Search code examples
cassandrakylin

Cassandra and aggregated data


We have a "legacy" SQL Server-based application which keeps OLTP data (sales):

  • OLTP data structure is very complex
  • Still we must keep it as a source for reports
  • Reports over OLTP structures are very slow
  • So we prepare and keep actual "OLAP"-views, say, sales per day, each view is actually a table in MS SQL database

Main problem: when we need a new view it takes a lot of time to scan all existing OLTP data.

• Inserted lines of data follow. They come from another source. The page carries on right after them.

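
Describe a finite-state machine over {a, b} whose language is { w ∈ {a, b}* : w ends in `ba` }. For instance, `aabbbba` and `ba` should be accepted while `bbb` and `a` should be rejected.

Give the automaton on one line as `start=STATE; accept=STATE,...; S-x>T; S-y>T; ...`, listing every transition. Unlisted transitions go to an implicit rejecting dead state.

Let each state record the length of the longest suffix of the input read so far that is also a prefix of `ba`. q1 means the last symbol is `b`; q2 means the last 2 symbols are `ba`. Accept only at q2, where the string currently ends in `ba`.
        a   b  
>  q0   q0  q1 
   q1   q2  q1 
 * q2   q0  q1 
(> = start, * = accepting)

start=q0; accept=q2; q0-a>q0; q0-b>q1; q1-a>q2; q1-b>q1; q2-a>q0; q2-b>q1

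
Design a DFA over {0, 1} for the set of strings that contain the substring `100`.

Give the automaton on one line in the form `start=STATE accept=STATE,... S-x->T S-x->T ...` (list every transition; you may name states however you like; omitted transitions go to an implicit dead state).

start=q0 accept=q3 q0-0->q0 q0-1->q1 q1-0->q2 q1-1->q1 q2-0->q3 q2-1->q1 q3-0->q3 q3-1->q3

Track how much of `100` has been matched so far: state q0 is no progress, q3 is the absorbing accept state reached once `100` has occurred. Intermediate states record partial matches; on a mismatch, fall back to the longest reusable overlap.
4 states suffice.
        0   1  
>  q0   q0  q1 
   q1   q2  q1 
   q2   q3  q1 
 * q3   q3  q3 
(> = start, * = accepting)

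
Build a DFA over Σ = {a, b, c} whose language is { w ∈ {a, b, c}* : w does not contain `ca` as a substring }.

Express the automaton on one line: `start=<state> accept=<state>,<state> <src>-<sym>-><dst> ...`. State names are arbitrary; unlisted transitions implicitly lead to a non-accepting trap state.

This is the complement of 'contains `ca`'. Use the same substring-matching states — S0 through S2 holding how much of `ca` has just been matched — but flip the accepting set: everything except the trap S2 accepts.
A 3-state machine:
        a   b   c  
>* S0   S0  S0  S1 
 * S1   S2  S0  S1 
   S2   S2  S2  S2 
(> = start, * = accepting)

start=S0 accept=S0,S1 S0-a->S0 S0-b->S0 S0-c->S1 S1-a->S2 S1-b->S0 S1-c->S1 S2-a->S2 S2-b->S2 S2-c->S2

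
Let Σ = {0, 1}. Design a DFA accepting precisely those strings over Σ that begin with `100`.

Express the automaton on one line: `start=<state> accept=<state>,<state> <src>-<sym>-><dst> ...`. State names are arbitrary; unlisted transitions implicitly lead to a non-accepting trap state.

start=q0 accept=q3 q0-0->q4 q0-1->q1 q1-0->q2 q1-1->q4 q2-0->q3 q2-1->q4 q3-0->q3 q3-1->q3 q4-0->q4 q4-1->q4

Walk along `100` while the input agrees: from q0 take `1` to q1, and so on. Any deviation drops to the rejecting sink q4. Once q3 is reached the prefix is confirmed and every continuation is accepted.
With 5 states:
        0   1  
>  q0   q4  q1 
   q1   q2  q4 
   q2   q3  q4 
 * q3   q3  q3 
   q4   q4  q4 
(> = start, * = accepting)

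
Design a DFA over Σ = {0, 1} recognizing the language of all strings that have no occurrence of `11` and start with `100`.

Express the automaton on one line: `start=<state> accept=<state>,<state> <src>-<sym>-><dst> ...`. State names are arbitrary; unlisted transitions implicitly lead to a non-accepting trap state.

start=q0 accept=q4,q5 q0-0->q1 q0-1->q2 q1-0->q1 q1-1->q1 q2-0->q3 q2-1->q1 q3-0->q4 q3-1->q1 q4-0->q4 q4-1->q5 q5-0->q4 q5-1->q1

Build one automaton per condition and run them in lockstep. The first has 3 states tracking partial matches of the forbidden pattern `11`; the second has 5 states tracking whether the input so far still matches the prefix `100`. A product state is a pair (one from each), accepting exactly when both do. Minimizing collapses redundant product states.
        0   1  
>  q0   q1  q2 
   q1   q1  q1 
   q2   q3  q1 
   q3   q4  q1 
 * q4   q4  q5 
 * q5   q4  q1 
(> = start, * = accepting)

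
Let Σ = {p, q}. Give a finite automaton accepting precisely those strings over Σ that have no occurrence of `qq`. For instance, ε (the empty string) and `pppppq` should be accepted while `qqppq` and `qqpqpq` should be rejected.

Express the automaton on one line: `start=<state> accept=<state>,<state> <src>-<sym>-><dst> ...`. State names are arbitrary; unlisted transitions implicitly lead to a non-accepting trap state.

Track partial matches of the forbidden pattern `qq`. State s2 is a dead state reached once `qq` has occurred; every other state accepts. s0 means no part of `qq` is currently matched.
3 states suffice.
        p   q  
>* s0   s0  s1 
 * s1   s0  s2 
   s2   s2  s2 
(> = start, * = accepting)

start=s0 accept=s0,s1 s0-p->s0 s0-q->s1 s1-p->s0 s1-q->s2 s2-p->s2 s2-q->s2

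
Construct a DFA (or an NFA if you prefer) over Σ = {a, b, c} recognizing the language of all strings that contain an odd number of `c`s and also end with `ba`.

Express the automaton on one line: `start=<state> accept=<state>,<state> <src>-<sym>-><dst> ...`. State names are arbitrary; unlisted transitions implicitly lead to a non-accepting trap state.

start=s0 accept=s3 s0-a->s0 s0-b->s0 s0-c->s1 s1-a->s1 s1-b->s2 s1-c->s0 s2-a->s3 s2-b->s2 s2-c->s0 s3-a->s1 s3-b->s2 s3-c->s0

Handle the two conditions separately and then intersect. One (2 states) tracks the count of `c`s modulo 2; the other (3 states) tracks how much of the suffix `ba` has currently been matched. Each combined state is a pair, one component from each; accept when both components accept. After merging equivalent states the machine shrinks.
4 states suffice.
        a   b   c  
>  s0   s0  s0  s1 
   s1   s1  s2  s0 
   s2   s3  s2  s0 
 * s3   s1  s2  s0 
(> = start, * = accepting)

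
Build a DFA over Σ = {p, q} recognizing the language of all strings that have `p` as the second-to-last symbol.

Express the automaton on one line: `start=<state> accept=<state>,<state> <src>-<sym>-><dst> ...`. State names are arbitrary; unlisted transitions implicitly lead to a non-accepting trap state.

A DFA must remember the last 2 symbols (since which symbol is second-to-last isn't known until the input ends). Use one state per possible window of the last ≤2 symbols; accept from those whose window starts with `p`.
A 7-state machine:
       p  q 
>  A   B  C 
   B   D  E 
   C   F  G 
 * D   D  E 
 * E   F  G 
   F   D  E 
   G   F  G 
(> = start, * = accepting)

start=A accept=D,E A-p->B A-q->C B-p->D B-q->E C-p->F C-q->G D-p->D D-q->E E-p->F E-q->G F-p->D F-q->E G-p->F G-q->G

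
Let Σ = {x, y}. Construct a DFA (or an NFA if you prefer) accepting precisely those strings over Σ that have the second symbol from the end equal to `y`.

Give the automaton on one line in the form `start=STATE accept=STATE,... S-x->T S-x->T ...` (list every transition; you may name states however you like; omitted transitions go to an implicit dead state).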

Now we want to migrate to Cassandra, should we use same approach to achive same goals or:

  • May be we better use tools like Spark/Kylin, can they do things like this?
  • May be approach can be changed somehow?

Solution

  • It might not be the answer that you want to look for. However, I just want to share our experience with cassandra and aggregated data. In our project, we need to collect data from servers across the world and perform aggregation accordingly. Some of metrics are message per hour per server, per geographic regions, etc. So, once new piece of data coming in, it will either automatically kick off batch process to perform aggregation or insert data into multiple tables/views. We are using apache-spark as processing engine, additionally, we also make use of some concepts in cassandra such as materialized view, secondary index, custom trigger based on specific use case. One important point while designing data model is to forget about NF, basically, we don't need this in NoSQL in general.

    In short, I can say that migrating from traditional database to NoSQL database might be troublesome at first. But the result at the end is quite satisfactory in term of performance and availability.